Я сразу вспоминаю свой любимый фильм «Большой приз», где главный герой, один из лучших гонщиков мира, говорит, когда случается авария: они пришли посмотреть на наши смерти, им интересна кровь, но брызжущая, — они пришли на наши убийства. Вот что притягивает их к гонкам. Гонки для них только повод, когда мы можем разбиться.
Толпа вытягивает шеи, а Наталья смотрит на меня. Я грустный и не подымаю головы. «Скорая помощь» уносится, визжа. Но диктор объявляет, что ничего серьезного: может, перелом бедра при падении об лед. Интересно, как он успел определить так быстро? Наверно, доктор. Впрочем, у нас всегда ничего серьезного. Да, все хорошо.
Заезд переигрывается. Всего три гонщика. Шваб легко идет, лидируя, но под конец пропускает своего чеха, напарника, чтобы тот выбил три очка и наверняка вышел в финал. Шваб уже свое набрал для финала, у него десять очков, и он лидирует.
Итак: Шваб, Цибров, чех-второй и чудом попавший сюда англичанин (из-за несчастья другого) — это и есть финальная четверка. Один заезд. Шансов у Циброва мало, ему надо быть только первым, но чтобы Шваб был не вторым, тогда они наберут по тринадцать очков. При равенстве очков у них будет единственный заезд вдвоем, кто выиграет.

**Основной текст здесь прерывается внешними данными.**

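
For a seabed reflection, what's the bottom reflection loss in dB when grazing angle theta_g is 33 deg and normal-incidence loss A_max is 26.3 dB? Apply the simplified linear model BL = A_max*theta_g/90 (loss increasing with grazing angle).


BL = A_max * theta_g / 90 = 26.3 * 33 / 90 = 9.64

9.64 dB


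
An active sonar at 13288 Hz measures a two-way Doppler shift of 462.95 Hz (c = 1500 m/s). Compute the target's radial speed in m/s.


From fd = 2*f*v/c, v = c*fd/(2*f) = 1500 * 462.95 / (2*13288) = 26.13

26.13 m/s


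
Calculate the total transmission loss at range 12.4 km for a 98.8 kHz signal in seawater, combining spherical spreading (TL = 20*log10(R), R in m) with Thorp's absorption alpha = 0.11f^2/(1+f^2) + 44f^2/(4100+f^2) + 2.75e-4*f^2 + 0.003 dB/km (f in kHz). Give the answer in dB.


500.78 dB


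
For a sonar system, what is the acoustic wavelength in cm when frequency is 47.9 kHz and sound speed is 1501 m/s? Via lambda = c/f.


lambda = c/f = 1501 / 47900 = 0.0313 m = 3.13 cm

3.13 cm


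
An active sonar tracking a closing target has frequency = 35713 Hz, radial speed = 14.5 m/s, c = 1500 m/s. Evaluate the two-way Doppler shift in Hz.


fd = 2*f*v/c = 2 * 35713 * 14.5 / 1500 = 690.45

690.45 Hz


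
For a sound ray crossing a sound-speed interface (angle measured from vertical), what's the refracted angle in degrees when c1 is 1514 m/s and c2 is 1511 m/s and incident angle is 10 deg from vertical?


sin(theta2) = (c2/c1)*sin(theta1) = (1511/1514)*sin(10 deg) = 0.1733
theta2 = arcsin(0.1733) = 9.98

9.98 deg


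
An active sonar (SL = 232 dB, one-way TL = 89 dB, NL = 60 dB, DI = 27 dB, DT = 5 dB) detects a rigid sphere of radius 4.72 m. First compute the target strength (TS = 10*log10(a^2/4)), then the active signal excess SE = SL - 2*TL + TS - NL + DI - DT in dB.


Step 1: TS = 10*log10(4.72^2/4) = 7.46 dB
Step 2: SE = SL - 2*TL + TS - NL + DI - DT = 232 - 2*89 + (7.46) - 60 + 27 - 5 = 23.46

23.46 dB


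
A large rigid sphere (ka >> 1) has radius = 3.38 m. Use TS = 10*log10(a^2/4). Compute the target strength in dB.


TS = 10*log10(3.38^2 / 4) = 10*log10(2.8561) = 4.56

4.56 dB


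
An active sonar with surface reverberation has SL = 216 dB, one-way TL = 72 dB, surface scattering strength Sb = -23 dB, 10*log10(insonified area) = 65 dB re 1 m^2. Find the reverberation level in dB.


RL = SL - 2*TL + Sb + 10*log10(A) = 216 - 2*72 + (-23) + 65 = 114

114 dB


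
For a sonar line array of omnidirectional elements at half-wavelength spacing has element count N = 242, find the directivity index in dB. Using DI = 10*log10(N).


DI = 10*log10(242) = 23.84

23.84 dB


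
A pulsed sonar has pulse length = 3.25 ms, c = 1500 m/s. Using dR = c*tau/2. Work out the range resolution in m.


2.4375 m


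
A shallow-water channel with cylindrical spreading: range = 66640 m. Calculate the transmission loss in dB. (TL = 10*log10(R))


TL = 10*log10(66640) = 48.24

48.24 dB


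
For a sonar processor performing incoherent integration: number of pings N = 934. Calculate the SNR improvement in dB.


14.85 dB


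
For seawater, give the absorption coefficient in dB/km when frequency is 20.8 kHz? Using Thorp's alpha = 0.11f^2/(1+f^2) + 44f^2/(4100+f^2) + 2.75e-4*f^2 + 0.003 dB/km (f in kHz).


4.432 dB/km


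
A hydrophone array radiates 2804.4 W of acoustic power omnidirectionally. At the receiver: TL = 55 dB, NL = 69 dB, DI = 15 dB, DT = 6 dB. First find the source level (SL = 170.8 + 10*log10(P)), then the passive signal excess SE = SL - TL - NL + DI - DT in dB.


Step 1: SL = 170.8 + 10*log10(2804.4) = 205.28 dB
Step 2: SE = SL - TL - NL + DI - DT = 205.28 - 55 - 69 + 15 - 6 = 90.28

90.28 dB


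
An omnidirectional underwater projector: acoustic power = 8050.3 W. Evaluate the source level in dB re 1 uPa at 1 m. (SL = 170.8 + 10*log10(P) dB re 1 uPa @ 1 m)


SL = 170.8 + 10*log10(8050.3) = 170.8 + 39.06 = 209.86

209.86 dB


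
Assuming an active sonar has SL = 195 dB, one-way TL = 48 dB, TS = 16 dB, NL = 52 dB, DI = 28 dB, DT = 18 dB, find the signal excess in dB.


SE = SL - 2*TL + TS - NL + DI - DT = 195 - 2*48 + (16) - 52 + 28 - 18 = 73

73 dB


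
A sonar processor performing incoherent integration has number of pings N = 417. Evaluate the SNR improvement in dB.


13.1 dB


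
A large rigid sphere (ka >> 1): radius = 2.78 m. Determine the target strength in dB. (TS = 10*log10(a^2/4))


TS = 10*log10(2.78^2 / 4) = 10*log10(1.9321) = 2.86

2.86 dB


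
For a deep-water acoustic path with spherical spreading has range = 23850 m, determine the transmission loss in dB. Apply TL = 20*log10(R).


TL = 20*log10(23850) = 87.55

87.55 dB


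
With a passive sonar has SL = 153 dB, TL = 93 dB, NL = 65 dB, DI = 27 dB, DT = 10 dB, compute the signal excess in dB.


SE = SL - TL - NL + DI - DT = 153 - 93 - 65 + 27 - 10 = 12

12 dB


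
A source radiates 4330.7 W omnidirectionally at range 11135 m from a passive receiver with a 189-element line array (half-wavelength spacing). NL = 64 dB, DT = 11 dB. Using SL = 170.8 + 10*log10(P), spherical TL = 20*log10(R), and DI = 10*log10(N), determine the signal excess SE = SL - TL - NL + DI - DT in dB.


Step 1: SL = 170.8 + 10*log10(4330.7) = 207.17 dB
Step 2: TL = 20*log10(11135) = 80.93 dB
Step 3: DI = 10*log10(189) = 22.76 dB
Step 4: SE = SL - TL - NL + DI - DT = 207.17 - 80.93 - 64 + 22.76 - 11 = 74.0

74.0 dB


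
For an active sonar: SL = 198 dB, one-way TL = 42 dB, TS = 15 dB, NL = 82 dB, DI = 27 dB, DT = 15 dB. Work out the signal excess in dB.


59 dB


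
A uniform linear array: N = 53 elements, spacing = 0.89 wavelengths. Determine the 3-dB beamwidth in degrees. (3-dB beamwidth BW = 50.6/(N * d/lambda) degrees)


BW = 50.6 / (53 * 0.89) = 50.6 / 47.17 = 1.07

1.07 deg


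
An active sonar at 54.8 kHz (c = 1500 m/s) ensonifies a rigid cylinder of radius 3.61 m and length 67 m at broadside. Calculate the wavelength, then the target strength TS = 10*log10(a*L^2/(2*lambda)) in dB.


Step 1: lambda = c/f = 1500/54800 = 0.02737 m
Step 2: TS = 10*log10(a*L^2/(2*lambda)) = 10*log10(3.61*67^2/(2*0.02737)) = 54.71

54.71 dB


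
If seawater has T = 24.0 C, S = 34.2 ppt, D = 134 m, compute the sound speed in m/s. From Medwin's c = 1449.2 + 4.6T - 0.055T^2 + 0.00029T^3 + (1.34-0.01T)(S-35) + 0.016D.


1533.19 m/s


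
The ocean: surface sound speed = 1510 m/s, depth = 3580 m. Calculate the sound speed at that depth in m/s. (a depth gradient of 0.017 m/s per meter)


c = 1510 + 0.017 * 3580 = 1570.86

1570.86 m/s


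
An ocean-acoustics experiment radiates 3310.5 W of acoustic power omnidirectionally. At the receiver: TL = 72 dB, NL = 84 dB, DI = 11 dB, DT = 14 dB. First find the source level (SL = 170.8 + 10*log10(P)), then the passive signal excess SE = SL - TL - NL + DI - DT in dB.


Step 1: SL = 170.8 + 10*log10(3310.5) = 206.0 dB
Step 2: SE = SL - TL - NL + DI - DT = 206.0 - 72 - 84 + 11 - 14 = 47.0

47.0 dB


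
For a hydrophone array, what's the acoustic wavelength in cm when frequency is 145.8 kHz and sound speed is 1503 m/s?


lambda = c/f = 1503 / 145800 = 0.0103 m = 1.03 cm

1.03 cm


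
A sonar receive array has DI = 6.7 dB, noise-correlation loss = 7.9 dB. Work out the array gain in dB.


AG = DI - L_corr = 6.7 - 7.9 = -1.2

-1.2 dB


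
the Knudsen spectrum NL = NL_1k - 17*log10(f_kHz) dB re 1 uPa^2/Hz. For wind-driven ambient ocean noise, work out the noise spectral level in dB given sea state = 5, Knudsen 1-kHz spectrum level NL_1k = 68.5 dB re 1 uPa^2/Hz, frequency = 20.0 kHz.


46.38 dB


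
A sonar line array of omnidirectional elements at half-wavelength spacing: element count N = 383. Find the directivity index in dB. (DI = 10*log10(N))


25.83 dB


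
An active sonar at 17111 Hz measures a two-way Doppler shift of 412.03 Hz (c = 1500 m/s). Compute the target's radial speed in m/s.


18.06 m/s


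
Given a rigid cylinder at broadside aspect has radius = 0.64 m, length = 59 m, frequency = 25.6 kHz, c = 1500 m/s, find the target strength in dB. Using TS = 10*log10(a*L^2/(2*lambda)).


lambda = 1500/25600 = 0.05859 m
TS = 10*log10(0.64*59^2/(2*0.05859)) = 42.79

42.79 dB


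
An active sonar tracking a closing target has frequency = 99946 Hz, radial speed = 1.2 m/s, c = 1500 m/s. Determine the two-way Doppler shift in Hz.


fd = 2*f*v/c = 2 * 99946 * 1.2 / 1500 = 159.91

159.91 Hz


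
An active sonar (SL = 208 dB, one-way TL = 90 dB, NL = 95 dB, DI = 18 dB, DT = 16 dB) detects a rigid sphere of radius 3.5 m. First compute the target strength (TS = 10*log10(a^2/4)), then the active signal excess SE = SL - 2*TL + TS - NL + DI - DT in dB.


Step 1: TS = 10*log10(3.5^2/4) = 4.86 dB
Step 2: SE = SL - 2*TL + TS - NL + DI - DT = 208 - 2*90 + (4.86) - 95 + 18 - 16 = -60.14

-60.14 dB


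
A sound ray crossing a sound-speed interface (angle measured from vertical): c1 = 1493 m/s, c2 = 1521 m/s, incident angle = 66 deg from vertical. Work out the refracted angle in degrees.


sin(theta2) = (c2/c1)*sin(theta1) = (1521/1493)*sin(66 deg) = 0.93068
theta2 = arcsin(0.93068) = 68.54

68.54 deg


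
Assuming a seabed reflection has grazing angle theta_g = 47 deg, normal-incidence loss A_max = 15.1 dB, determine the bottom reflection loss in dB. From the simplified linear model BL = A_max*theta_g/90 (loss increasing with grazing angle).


BL = A_max * theta_g / 90 = 15.1 * 47 / 90 = 7.89

7.89 dB


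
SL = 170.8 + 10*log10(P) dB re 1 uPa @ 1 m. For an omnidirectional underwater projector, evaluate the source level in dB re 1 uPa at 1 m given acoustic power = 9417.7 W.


210.54 dB


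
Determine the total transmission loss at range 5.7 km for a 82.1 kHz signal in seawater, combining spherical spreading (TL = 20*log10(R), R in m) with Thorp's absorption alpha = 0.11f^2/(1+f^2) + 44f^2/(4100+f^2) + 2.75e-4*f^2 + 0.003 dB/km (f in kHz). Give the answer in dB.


Step 1 (Thorp): alpha = 0.11*6740.41/(1+6740.41) + 44*6740.41/(4100+6740.41) + 2.75e-4*6740.41 + 0.003 = 29.3252 dB/km
Step 2: TL_spread = 20*log10(5700) = 75.12 dB
Step 3: TL_abs = alpha*R = 29.3252 * 5.7 = 167.15 dB
Step 4: TL_total = 75.12 + 167.15 = 242.27

242.27 dB


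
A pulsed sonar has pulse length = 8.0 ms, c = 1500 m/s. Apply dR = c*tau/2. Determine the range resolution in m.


dR = c*tau/2 = 1500 * 8.0e-3 / 2 = 6.0

6.0 m


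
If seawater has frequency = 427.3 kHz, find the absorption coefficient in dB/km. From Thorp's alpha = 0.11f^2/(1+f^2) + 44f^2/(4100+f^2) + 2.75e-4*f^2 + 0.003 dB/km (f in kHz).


f^2 = 182585.29
alpha = 0.11*182585.29/(1+182585.29) + 44*182585.29/(4100+182585.29) + 2.75e-4*182585.29 + 0.003 = 93.358

93.358 dB/km


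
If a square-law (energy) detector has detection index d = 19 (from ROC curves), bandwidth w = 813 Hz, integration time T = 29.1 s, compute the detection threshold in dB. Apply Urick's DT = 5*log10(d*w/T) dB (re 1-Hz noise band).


DT = 5*log10(d*w/T) = 5*log10(19 * 813 / 29.1) = 5*log10(530.82) = 13.62

13.62 dB


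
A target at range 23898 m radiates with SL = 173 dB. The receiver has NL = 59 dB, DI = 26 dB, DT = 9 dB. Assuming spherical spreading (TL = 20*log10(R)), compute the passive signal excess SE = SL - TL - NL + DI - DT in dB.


43.43 dB


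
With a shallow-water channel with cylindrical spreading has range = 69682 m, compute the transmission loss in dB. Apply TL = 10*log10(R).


TL = 10*log10(69682) = 48.43

48.43 dB


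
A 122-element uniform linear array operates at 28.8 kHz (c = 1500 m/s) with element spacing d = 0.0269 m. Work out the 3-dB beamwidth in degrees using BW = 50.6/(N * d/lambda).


0.8 deg


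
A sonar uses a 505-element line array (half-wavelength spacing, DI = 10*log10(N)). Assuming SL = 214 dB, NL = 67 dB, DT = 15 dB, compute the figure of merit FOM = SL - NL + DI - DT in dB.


159.03 dB


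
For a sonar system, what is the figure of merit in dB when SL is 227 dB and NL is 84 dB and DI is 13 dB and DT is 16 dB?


140 dB


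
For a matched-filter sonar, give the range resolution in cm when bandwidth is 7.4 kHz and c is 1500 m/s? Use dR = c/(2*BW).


10.14 cm


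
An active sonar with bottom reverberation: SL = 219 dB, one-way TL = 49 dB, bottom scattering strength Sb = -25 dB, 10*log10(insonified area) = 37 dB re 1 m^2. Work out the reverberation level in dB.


RL = SL - 2*TL + Sb + 10*log10(A) = 219 - 2*49 + (-25) + 37 = 133

133 dB


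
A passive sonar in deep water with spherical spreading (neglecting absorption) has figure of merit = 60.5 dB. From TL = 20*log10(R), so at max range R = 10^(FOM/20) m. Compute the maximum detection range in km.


1.06 km


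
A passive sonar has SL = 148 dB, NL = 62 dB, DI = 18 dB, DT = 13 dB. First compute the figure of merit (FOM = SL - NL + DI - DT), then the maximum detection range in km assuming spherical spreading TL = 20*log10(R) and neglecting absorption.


Step 1: FOM = SL - NL + DI - DT = 148 - 62 + 18 - 13 = 91 dB
Step 2: at max range FOM = TL = 20*log10(R), so R = 10^(91/20) = 35481.34 m = 35.48 km

35.48 km


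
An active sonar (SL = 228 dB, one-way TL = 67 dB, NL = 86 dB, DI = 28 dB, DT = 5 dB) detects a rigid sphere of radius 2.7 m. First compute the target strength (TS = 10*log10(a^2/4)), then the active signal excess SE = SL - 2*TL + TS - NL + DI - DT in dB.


Step 1: TS = 10*log10(2.7^2/4) = 2.61 dB
Step 2: SE = SL - 2*TL + TS - NL + DI - DT = 228 - 2*67 + (2.61) - 86 + 28 - 5 = 33.61

33.61 dB


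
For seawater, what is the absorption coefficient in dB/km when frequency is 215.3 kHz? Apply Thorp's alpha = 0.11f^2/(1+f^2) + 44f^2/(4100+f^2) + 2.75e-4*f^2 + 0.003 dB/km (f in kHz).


f^2 = 46354.09
alpha = 0.11*46354.09/(1+46354.09) + 44*46354.09/(4100+46354.09) + 2.75e-4*46354.09 + 0.003 = 53.285

53.285 dB/km


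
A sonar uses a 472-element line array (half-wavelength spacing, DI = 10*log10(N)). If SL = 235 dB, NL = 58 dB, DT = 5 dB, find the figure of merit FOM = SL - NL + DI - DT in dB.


Step 1: DI = 10*log10(472) = 26.74 dB
Step 2: FOM = SL - NL + DI - DT = 235 - 58 + 26.74 - 5 = 198.74

198.74 dB


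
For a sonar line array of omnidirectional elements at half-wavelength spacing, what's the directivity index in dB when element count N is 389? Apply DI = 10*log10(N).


DI = 10*log10(389) = 25.9

25.9 dB


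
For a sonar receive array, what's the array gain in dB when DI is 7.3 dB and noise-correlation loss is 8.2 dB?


AG = DI - L_corr = 7.3 - 8.2 = -0.9

-0.9 dB


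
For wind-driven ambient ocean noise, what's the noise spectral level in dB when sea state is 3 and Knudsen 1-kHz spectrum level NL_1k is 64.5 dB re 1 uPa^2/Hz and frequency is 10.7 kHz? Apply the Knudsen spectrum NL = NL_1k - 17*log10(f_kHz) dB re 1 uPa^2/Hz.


NL = NL_1k - 17*log10(f_kHz) = 64.5 - 17*log10(10.7) = 64.5 - (17.5) = 47.0

47.0 dB


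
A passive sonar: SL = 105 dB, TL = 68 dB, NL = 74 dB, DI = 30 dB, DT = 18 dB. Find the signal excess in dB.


SE = SL - TL - NL + DI - DT = 105 - 68 - 74 + 30 - 18 = -25

-25 dB


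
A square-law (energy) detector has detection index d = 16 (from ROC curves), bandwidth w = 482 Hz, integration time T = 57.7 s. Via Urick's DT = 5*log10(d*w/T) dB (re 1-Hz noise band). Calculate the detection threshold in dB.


10.63 dB


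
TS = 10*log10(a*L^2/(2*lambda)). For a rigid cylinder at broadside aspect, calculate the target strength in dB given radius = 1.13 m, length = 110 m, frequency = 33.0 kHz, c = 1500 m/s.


lambda = 1500/33000 = 0.04545 m
TS = 10*log10(1.13*110^2/(2*0.04545)) = 51.77

51.77 dB


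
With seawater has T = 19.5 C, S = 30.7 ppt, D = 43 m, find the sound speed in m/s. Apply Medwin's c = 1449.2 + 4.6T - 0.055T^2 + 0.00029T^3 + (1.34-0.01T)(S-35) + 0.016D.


1515.9 m/s


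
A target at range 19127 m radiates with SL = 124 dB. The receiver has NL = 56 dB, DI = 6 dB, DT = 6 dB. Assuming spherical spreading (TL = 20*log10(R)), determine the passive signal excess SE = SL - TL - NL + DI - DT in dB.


Step 1: TL = 20*log10(19127) = 85.63 dB
Step 2: SE = 124 - 85.63 - 56 + 6 - 6 = -17.63

-17.63 dB


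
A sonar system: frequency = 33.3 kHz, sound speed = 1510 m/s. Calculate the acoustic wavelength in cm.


lambda = c/f = 1510 / 33300 = 0.0453 m = 4.53 cm

4.53 cm


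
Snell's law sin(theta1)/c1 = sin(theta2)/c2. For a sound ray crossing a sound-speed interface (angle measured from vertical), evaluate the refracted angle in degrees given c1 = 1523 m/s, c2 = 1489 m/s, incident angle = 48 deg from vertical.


sin(theta2) = (c2/c1)*sin(theta1) = (1489/1523)*sin(48 deg) = 0.72655
theta2 = arcsin(0.72655) = 46.6

46.6 deg


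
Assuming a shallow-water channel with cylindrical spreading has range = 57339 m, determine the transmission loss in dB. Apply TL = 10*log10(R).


TL = 10*log10(57339) = 47.58

47.58 dB


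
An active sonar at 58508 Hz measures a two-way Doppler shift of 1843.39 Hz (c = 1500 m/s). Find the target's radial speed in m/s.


From fd = 2*f*v/c, v = c*fd/(2*f) = 1500 * 1843.39 / (2*58508) = 23.63

23.63 m/s


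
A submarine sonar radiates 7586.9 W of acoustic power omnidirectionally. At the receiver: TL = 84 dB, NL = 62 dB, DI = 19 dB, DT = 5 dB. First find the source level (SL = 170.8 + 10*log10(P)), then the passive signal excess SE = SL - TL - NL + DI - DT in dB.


Step 1: SL = 170.8 + 10*log10(7586.9) = 209.6 dB
Step 2: SE = SL - TL - NL + DI - DT = 209.6 - 84 - 62 + 19 - 5 = 77.6

77.6 dB


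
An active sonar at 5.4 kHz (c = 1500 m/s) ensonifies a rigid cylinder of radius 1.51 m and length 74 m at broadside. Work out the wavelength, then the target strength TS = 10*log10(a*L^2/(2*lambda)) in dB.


Step 1: lambda = c/f = 1500/5400 = 0.27778 m
Step 2: TS = 10*log10(a*L^2/(2*lambda)) = 10*log10(1.51*74^2/(2*0.27778)) = 41.73

41.73 dB


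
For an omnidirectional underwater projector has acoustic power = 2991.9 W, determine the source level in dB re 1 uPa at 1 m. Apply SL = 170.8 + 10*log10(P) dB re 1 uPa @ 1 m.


SL = 170.8 + 10*log10(2991.9) = 170.8 + 34.76 = 205.56

205.56 dB


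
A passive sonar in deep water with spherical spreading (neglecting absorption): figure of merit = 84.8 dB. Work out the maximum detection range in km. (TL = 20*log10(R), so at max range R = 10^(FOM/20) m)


At max range FOM = TL, so 20*log10(R) = 84.8
R = 10^(84.8/20) = 17378.01 m = 17.38 km

17.38 km


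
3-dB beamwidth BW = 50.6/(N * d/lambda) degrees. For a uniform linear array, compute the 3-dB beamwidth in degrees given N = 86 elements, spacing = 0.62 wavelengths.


0.95 deg


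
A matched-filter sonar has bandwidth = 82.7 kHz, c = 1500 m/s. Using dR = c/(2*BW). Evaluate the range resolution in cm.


dR = c/(2*BW) = 1500 / (2 * 82.7e3) = 0.0091 m = 0.91 cm

0.91 cm


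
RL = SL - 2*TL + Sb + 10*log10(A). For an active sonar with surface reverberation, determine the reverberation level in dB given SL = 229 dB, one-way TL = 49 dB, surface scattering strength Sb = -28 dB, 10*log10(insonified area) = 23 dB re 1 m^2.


126 dB


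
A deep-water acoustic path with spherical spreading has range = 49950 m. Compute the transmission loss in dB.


TL = 20*log10(49950) = 93.97

93.97 dB


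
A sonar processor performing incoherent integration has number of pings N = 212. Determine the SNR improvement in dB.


Gain = 5*log10(212) = 11.63

11.63 dB


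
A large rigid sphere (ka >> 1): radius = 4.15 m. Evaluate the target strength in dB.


6.34 dB


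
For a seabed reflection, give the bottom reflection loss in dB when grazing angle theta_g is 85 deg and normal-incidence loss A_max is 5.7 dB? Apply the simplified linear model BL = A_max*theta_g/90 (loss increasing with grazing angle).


BL = A_max * theta_g / 90 = 5.7 * 85 / 90 = 5.38

5.38 dB


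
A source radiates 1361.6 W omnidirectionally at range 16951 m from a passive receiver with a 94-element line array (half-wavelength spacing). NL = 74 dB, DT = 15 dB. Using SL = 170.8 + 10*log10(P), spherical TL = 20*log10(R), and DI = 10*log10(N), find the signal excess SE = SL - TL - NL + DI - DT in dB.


Step 1: SL = 170.8 + 10*log10(1361.6) = 202.14 dB
Step 2: TL = 20*log10(16951) = 84.58 dB
Step 3: DI = 10*log10(94) = 19.73 dB
Step 4: SE = SL - TL - NL + DI - DT = 202.14 - 84.58 - 74 + 19.73 - 15 = 48.29

48.29 dB


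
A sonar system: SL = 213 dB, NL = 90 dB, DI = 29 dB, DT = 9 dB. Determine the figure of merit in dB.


FOM = SL - NL + DI - DT = 213 - 90 + 29 - 9 = 143

143 dB


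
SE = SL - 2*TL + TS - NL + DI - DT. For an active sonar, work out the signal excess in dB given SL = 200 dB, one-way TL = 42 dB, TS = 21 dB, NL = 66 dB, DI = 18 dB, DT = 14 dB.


SE = SL - 2*TL + TS - NL + DI - DT = 200 - 2*42 + (21) - 66 + 18 - 14 = 75

75 dB


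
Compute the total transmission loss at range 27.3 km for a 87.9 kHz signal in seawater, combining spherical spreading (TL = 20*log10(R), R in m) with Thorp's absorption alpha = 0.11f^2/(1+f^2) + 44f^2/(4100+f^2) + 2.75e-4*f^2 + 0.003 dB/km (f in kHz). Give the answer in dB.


Step 1 (Thorp): alpha = 0.11*7726.41/(1+7726.41) + 44*7726.41/(4100+7726.41) + 2.75e-4*7726.41 + 0.003 = 30.9838 dB/km
Step 2: TL_spread = 20*log10(27300) = 88.72 dB
Step 3: TL_abs = alpha*R = 30.9838 * 27.3 = 845.86 dB
Step 4: TL_total = 88.72 + 845.86 = 934.58

934.58 dB


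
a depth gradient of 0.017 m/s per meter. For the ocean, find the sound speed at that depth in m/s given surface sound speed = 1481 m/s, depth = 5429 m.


1573.293 m/s


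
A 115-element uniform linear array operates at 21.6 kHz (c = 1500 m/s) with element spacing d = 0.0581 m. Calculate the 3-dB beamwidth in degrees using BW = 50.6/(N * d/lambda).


Step 1: lambda = 1500/21600 = 0.06944 m
Step 2: d/lambda = 0.0581/0.06944 = 0.8367
Step 3: BW = 50.6/(N * d/lambda) = 50.6/(115 * 0.8367) = 0.53

0.53 deg


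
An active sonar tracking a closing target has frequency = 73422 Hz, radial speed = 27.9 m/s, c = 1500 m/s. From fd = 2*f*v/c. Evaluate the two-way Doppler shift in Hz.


fd = 2*f*v/c = 2 * 73422 * 27.9 / 1500 = 2731.3

2731.3 Hz


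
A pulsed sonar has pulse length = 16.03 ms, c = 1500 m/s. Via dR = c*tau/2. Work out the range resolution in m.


dR = c*tau/2 = 1500 * 16.03e-3 / 2 = 12.0225

12.0225 m


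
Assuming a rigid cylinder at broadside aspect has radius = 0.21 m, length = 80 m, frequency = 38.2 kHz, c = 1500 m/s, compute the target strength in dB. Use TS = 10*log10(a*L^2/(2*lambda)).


42.33 dB


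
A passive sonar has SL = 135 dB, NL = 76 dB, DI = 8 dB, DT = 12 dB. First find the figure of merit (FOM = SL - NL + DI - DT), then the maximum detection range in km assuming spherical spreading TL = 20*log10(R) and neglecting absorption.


Step 1: FOM = SL - NL + DI - DT = 135 - 76 + 8 - 12 = 55 dB
Step 2: at max range FOM = TL = 20*log10(R), so R = 10^(55/20) = 562.34 m = 0.56 km

0.56 km


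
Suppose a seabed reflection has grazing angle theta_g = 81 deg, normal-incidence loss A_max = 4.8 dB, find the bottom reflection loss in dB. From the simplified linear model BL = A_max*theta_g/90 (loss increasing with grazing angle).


BL = A_max * theta_g / 90 = 4.8 * 81 / 90 = 4.32

4.32 dB


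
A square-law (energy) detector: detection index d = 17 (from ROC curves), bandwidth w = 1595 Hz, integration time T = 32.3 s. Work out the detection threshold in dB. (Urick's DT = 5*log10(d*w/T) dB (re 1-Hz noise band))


DT = 5*log10(d*w/T) = 5*log10(17 * 1595 / 32.3) = 5*log10(839.47) = 14.62

14.62 dB


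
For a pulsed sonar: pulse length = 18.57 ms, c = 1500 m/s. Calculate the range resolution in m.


dR = c*tau/2 = 1500 * 18.57e-3 / 2 = 13.9275

13.9275 m


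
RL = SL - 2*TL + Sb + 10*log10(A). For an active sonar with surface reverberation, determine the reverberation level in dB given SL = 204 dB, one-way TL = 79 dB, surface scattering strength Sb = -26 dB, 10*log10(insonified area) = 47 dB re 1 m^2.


RL = SL - 2*TL + Sb + 10*log10(A) = 204 - 2*79 + (-26) + 47 = 67

67 dB


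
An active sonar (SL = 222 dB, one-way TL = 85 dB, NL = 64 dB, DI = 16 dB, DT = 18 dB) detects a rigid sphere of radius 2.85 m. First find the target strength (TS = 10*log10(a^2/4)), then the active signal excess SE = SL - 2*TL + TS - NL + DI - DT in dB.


Step 1: TS = 10*log10(2.85^2/4) = 3.08 dB
Step 2: SE = SL - 2*TL + TS - NL + DI - DT = 222 - 2*85 + (3.08) - 64 + 16 - 18 = -10.92

-10.92 dB


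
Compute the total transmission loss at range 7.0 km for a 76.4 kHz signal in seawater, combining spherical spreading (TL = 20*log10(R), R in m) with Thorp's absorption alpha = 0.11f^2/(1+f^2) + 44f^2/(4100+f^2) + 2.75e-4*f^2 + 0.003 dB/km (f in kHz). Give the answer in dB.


Step 1 (Thorp): alpha = 0.11*5836.96/(1+5836.96) + 44*5836.96/(4100+5836.96) + 2.75e-4*5836.96 + 0.003 = 27.5637 dB/km
Step 2: TL_spread = 20*log10(7000) = 76.9 dB
Step 3: TL_abs = alpha*R = 27.5637 * 7.0 = 192.95 dB
Step 4: TL_total = 76.9 + 192.95 = 269.85

269.85 dB


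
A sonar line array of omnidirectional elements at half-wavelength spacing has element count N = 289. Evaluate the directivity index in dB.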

Цибров все-таки молодец, выбился в финал вторым, хорошо катается, и я ненавижу Шваба за то, что победа его решена. Невозможно же, чтобы он пришел третьим, ладно не первым, но вторым-то он — с двумя очками — будет. В конце концов, его же чех пропустит, а англичанин вообще не в счет. Вот так всегда: когда я за кого-то болею, тот проигрывает. И что за жизнь!
— Наталья! — говорю я.
— Да, Саня… —
— Только чудом, — и я чуть не говорю про себя, желая: если Шваб упадет, и тут же одергиваю свои дурные мысли.
Объявляется последний заезд, напряжение на трибунах дошло до абсолютной тишины.
Мотоциклы по очереди подкатывают к старту. Огонь — и они понеслись. Как назло, его мотоцикл делает «козла», поторопился, конечно, горячится, и он идет на льду третьим. Англичанин последний, два чеха впереди. А, будь ты проклято все! Теперь уже и говорить не о чем, — третий. Проходят пару кругов. Шваб идет первым, второй чех вторым, как бы прикрывая его, и третьим — безуспешно пытается достать их Цибров. Очередной скользящий поворот, второй чех едва справляется с ним, пытается выправить юзящий мотоцикл на прямой, и в это время Цибров, дав газ до отказа, по внутренней бровке обходит его и несется вслед за Швабом.
— А-а! — ору я, и трибуны вторят.
— Достать! — кричит Наталья, и я вторю ей, не видя: — Достать!
Он несется вслед за Швабом, остается только два круга, два! Хвост в хвост они проходят предпоследний круг, но Шваб и не думает пропускать его, не то что — третьим. А третьим идет англичанин, обошедший юзившего чеха, но никого эти оба не волнуют, так как все прикованы к первым двум мотоциклам. Они выходят на последний круг: Шваб — за ним Цибров. Чех приближается к виражу и сбрасывает скорость, Цибров же идет к повороту на такой скорости, что у всех замирает дыхание. Он входит в вираж по внешнему кругу, делая невероятное: он обходит Шваба на виражном повороте и вырывается вперед. Вперед! Его мотоцикл стремительно несется, дико оглушая. У всех появляется впервые ощущение, что, может, это победа. Но победа эта — поражение, он проигрывает все равно. Швабу достаточно прийти вторым — что он и сделает. Мотоцикл Циброва выносится на финишную прямую так, что все уже совсем не дышат. За ним выносится Шваб, который через секунду станет чемпионом и получит золото.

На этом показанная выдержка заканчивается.